Die mutmaßliche rechtsextreme Terroristin Beate Zschäpe soll einem Zeitungsbericht zufolge die Finanzen der Zwickauer Terrorzelle verwaltet haben. Wie die "Süddeutsche Zeitung" schreibt, haben die Ermittler in der zerstörten Wohnung der Gruppe in Zwickau Quittungen und Bankauszüge gefunden, die diese Vermutung nahelegten.

Bargeldeinzahlungen unter Aliasnamen

Demnach soll Zschäpe unter verschiedenen Aliasnamen Bargeld auf unterschiedliche Konten eingezahlt haben. Hinweise darauf, dass die beiden anderen Mitglieder, Uwe Mundlos und Uwe Böhnhardt, jemals Geld eingezahlt oder abgeholt hätten, gebe es nicht.

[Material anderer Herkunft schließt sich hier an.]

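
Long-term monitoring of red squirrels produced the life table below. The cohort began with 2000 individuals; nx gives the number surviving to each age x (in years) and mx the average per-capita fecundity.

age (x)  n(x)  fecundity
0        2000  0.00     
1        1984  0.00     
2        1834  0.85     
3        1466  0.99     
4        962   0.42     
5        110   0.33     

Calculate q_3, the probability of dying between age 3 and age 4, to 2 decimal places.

lx = nx/n0 = nx/2000: 1, 0.992, 0.917, 0.733, 0.481, 0.055
q_3 = (l_3 − l_4) / l_3 = (0.733 − 0.481) / 0.733
     = 0.252 / 0.733 = 0.343793… → 0.34

0.34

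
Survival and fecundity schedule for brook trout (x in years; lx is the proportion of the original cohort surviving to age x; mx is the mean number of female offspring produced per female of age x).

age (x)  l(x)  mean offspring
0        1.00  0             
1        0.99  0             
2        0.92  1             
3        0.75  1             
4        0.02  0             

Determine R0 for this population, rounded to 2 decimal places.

1.67

lx·mx by age: 0, 0, 0.92, 0.75, 0
R0 = Σ lx·mx = 1.67 → 1.67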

Die Ermittler vermuteten deshalb, dass Zschäpe mehr von den Verbrechen, die Mundlos und Böhnhardt angelastet werden, wusste als bislang angenommen. Der Zeitung zufolge wurden im Schutt der Wohnung 5.000 potentielle Beweismittel gefunden, darunter 23 Festplatten und etliche Speichersticks. Die Untersuchungen würden noch Wochen dauern.

Terrorgruppe wird für zehn Morde verantwortlich gemacht

Die Terrorgruppe, die sich "Nationalsozialistischer Untergrund" nannte, wird für die Morde an neun ausländischen Kleinunternehmern und einer Polizistin aus Thüringen verantwortlich gemacht sowie auch für mindestens zwei Anschläge in Köln. Außerdem sollen sie in den 13 Jahren nach dem Abtauchen in den Untergrund bis zu ihrem spektakulären Wiederauftauchen nach einem Banküberfall in Eisenach im vergangenen November immer wieder  Banken überfallen haben. Mit der Beute, mehrere Hunderttausend Euro, sollen sie ihr Leben im Untergrund finanziert haben.

Zschäpe sitzt seit November in Untersuchungshaft. Ihr wird die Mitgliedschaft in einer terroristischen Vereinigung vorgeworfen. Außerdem soll sie die Wohnung der Terrorgruppe zur Explosion gebracht haben, wenige Stunden, nachdem sich Mundlos und Böhnhardt erschossen haben sollen. Zschäpes Anwälte haben immer wieder auf Haftverschonung gedrängt, weil die Vorwürfe gegen ihre Mandantin kein weiteres Verbleiben in Haft rechtfertigen würden.